The most common data type for tranSMART high dimensional data is mRNA expression, usually from microarray data. These are the oldest data loading procedures from which others have been derived for new data types.
Data values can be loaded in two ways, as raw data values or as log intensity values. In each case the other form has to be calculated on data loading, and Z-scores calculated. Data values can also be loaded as Z-scores bu thti sis not recommended as this leaves the raw and log intensity values empty and will break various features unless the user is aware of the missing data.
Data values are linked to a unique identifier, usually a probe ID from a microarray. A platform definition must first be loaded to map these IDs to gene identifiers. The gene locus name can then be used and disdplayed in analysis functions.
See The JnJ ETL: Guide for Gene Expression Data for a description of the data files for Kettle loading. These files can be placed in an appropriate directory structure for other data loading tools.
Using the make_expression_<STUDY> loader, the script launches is samples/(postgres|oracle)/load_expression.sh
This script checks the input values (STUDY_ID must match the first column of the mapping file).

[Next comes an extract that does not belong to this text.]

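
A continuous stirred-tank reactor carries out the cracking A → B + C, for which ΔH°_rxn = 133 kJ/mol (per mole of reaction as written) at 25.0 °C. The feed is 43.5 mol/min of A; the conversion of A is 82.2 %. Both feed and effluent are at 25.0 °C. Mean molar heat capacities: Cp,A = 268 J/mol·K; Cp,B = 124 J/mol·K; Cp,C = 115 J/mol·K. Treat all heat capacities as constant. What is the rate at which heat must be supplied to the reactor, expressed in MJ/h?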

When validated, the script launches Kettle load_gene_expression_data.kjb
The Kettle script is load_gene_expression_data.kjb
This script calls another job load_all_gene_expression_files_for_study.kjb
It also calls run_i2b2_process_mrna_data to run a stored procedure for data loading.
Other Kettle transform steps are for validation of inputs and writing to the audit log table.
There is a stored procedure tm_cz.i2b2_process_mrna_data for data loading which is used by Kettle and other ETL tools.
When loading data into temporary working zone table tm_wz.wt_subject_mrna_probeset and using raw data loading (DATA_TYPE=R) any value not greater than zero is ignored. For other data types this check is included later - the raw value is retained, and the log intensity calculation is adjusted.
This procedure validates data in temporary tables and loads into the database.
Data is stored in deapp.de_subject_microarray_data but this table is partitioned. In postgres, the partition number is written to the audit log during loading, and can be found in a message in tm_cz.cz_audit_log, with JOB_ID=the job ID reported by the loading job, and in the log file created in the expression directory, in the form:
Create partition deapp.de_subject_microarray_data_89
Subject/sample relations are in deapp.de_subject_sample_mapping
Patients (if not already defined by clinical data for the study) are added
Observations are created for the study and platform.
See i2b2-tranSMART Foundation Curated Data for over 200 studies with expression data from GEO, TCGA and other sources. These are ready to load with transmart-data.